In light of recent events, it appears that our American friends are taking a greater interest in Canada. The following is a description of some issues that may arise in connection with US agreements being “Canadianized” for use in Canada. Due to the complexity surrounding these issues, and other issues that may arise in connection with Canadianizing an agreement, it is recommended that professional legal advice is sought for the specific US agreement.

Governing Law and Jurisdiction

Generally, it is recommended that an agreement to be performed in Canada should governed by the laws of a Canadian province and applicable Canadian federal laws. However, there are situations where it is advantageous to use US law, in which case there are a few practical issues to consider from a Canadian perspective. For example, if an action is started in Canada, then it may be necessary for the contracting party to provide at trial, expert evidence of the law of the particular state by engaging a US attorney as an expert witness.
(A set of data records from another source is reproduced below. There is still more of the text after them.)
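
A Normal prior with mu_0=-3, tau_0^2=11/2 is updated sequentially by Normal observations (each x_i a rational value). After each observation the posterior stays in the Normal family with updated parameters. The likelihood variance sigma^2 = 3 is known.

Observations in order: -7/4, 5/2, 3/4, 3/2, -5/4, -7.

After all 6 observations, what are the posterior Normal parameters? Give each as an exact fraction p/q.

obs 1: x=-7/4 → posterior Normal(-149/68, 33/17)
obs 2: x=5/2 → posterior Normal(-39/112, 33/28)
obs 3: x=3/4 → posterior Normal(-1/26, 11/13)
obs 4: x=3/2 → posterior Normal(3/10, 33/50)
obs 5: x=-5/4 → posterior Normal(5/244, 33/61)
obs 6: x=-7 → posterior Normal(-101/96, 11/24)

mu_0=-101/96, tau_0^2=11/24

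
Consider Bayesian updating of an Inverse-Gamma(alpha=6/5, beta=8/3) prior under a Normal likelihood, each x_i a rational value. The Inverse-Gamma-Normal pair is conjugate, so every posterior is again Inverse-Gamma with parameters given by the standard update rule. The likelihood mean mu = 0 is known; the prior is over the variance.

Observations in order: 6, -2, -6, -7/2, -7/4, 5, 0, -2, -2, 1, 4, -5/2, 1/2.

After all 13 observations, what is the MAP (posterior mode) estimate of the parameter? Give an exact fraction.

obs 1: x=6 → posterior Inverse-Gamma(17/10, 62/3)
obs 2: x=-2 → posterior Inverse-Gamma(11/5, 68/3)
obs 3: x=-6 → posterior Inverse-Gamma(27/10, 122/3)
obs 4: x=-7/2 → posterior Inverse-Gamma(16/5, 1123/24)
obs 5: x=-7/4 → posterior Inverse-Gamma(37/10, 4639/96)
obs 6: x=5 → posterior Inverse-Gamma(21/5, 5839/96)
obs 7: x=0 → posterior Inverse-Gamma(47/10, 5839/96)
obs 8: x=-2 → posterior Inverse-Gamma(26/5, 6031/96)
obs 9: x=-2 → posterior Inverse-Gamma(57/10, 6223/96)
obs 10: x=1 → posterior Inverse-Gamma(31/5, 6271/96)
obs 11: x=4 → posterior Inverse-Gamma(67/10, 7039/96)
obs 12: x=-5/2 → posterior Inverse-Gamma(36/5, 7339/96)
obs 13: x=1/2 → posterior Inverse-Gamma(77/10, 7351/96)

36755/4176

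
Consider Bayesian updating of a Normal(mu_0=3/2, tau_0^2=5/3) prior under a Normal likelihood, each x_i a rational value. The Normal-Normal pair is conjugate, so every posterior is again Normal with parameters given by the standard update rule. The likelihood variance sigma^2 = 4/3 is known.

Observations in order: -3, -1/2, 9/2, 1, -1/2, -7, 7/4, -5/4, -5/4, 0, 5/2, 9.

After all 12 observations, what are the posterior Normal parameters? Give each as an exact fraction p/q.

obs 1: x=-3 → posterior Normal(-1, 20/27)
obs 2: x=-1/2 → posterior Normal(-23/28, 10/21)
obs 3: x=9/2 → posterior Normal(11/19, 20/57)
obs 4: x=1 → posterior Normal(2/3, 5/18)
obs 5: x=-1/2 → posterior Normal(27/58, 20/87)
obs 6: x=-7 → posterior Normal(-43/68, 10/51)
obs 7: x=7/4 → posterior Normal(-17/52, 20/117)
obs 8: x=-5/4 → posterior Normal(-19/44, 5/33)
obs 9: x=-5/4 → posterior Normal(-101/196, 20/147)
obs 10: x=0 → posterior Normal(-101/216, 10/81)
obs 11: x=5/2 → posterior Normal(-51/236, 20/177)
obs 12: x=9 → posterior Normal(129/256, 5/48)

mu_0=129/256, tau_0^2=5/48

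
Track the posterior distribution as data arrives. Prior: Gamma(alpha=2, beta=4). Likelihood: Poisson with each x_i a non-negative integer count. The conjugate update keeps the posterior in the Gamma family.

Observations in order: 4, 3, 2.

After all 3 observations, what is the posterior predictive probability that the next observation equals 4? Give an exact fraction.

obs 1: x=4 → posterior Gamma(6, 5)
obs 2: x=3 → posterior Gamma(9, 6)
obs 3: x=2 → posterior Gamma(11, 7)

1979304069743/35184372088832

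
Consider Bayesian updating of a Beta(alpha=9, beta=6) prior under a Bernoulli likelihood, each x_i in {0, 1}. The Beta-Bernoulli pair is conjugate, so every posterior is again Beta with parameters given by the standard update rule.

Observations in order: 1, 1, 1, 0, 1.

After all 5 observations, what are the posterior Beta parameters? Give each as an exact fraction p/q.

obs 1: x=1 → posterior Beta(10, 6)
obs 2: x=1 → posterior Beta(11, 6)
obs 3: x=1 → posterior Beta(12, 6)
obs 4: x=0 → posterior Beta(12, 7)
obs 5: x=1 → posterior Beta(13, 7)

alpha=13, beta=7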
Further, without a US attorney it may be difficult for the Canadian contracting party to obtain the right legal advice at the contract stage of the agreement. Finally, there may be Canadian public policy provisions which may override the laws of the particular state.

Likewise, it may be problematic if the exclusive jurisdiction of the agreement is that of a US court. One useful approach is to provide for the non-exclusive jurisdiction of the US court, permitting either contracting party to commence an action in a Canadian court.


If one of the contracting parties is resident in the Province of Quebec it may be necessary to enter into French language version of the agreement. If the agreement is not translated, it is typical to include a French language clause set out in both languages stating that the agreement shall be drafted in English.

UN Convention

If the agreement involves an international sale of goods between the US and Canada, then the United Nations Convention on Contracts for the International Sale of Goods would apply as both countries are signatories to the convention. However, the convention can be excluded through an explicit provision in the agreement.

Tax and Interest

It is advisable to ensure that sections dealing with taxes account for the various types of taxes imposed in Canada. Typically, Canada imposes a federal value-added tax on property and services which varies between 5% and 10%.

Pursuant to the Interest Act (Canada), interest must be stated as an annual rate, even if it is calculated on a basis of a period less than a calendar year. While it is common in US agreements for interest to be charged at the maximum rate permitted by law, in Canada, that rate would be the rate set out under the Criminal Code (60% per annum), which is likely not the intention of the parties and may be void as a violation of public policy.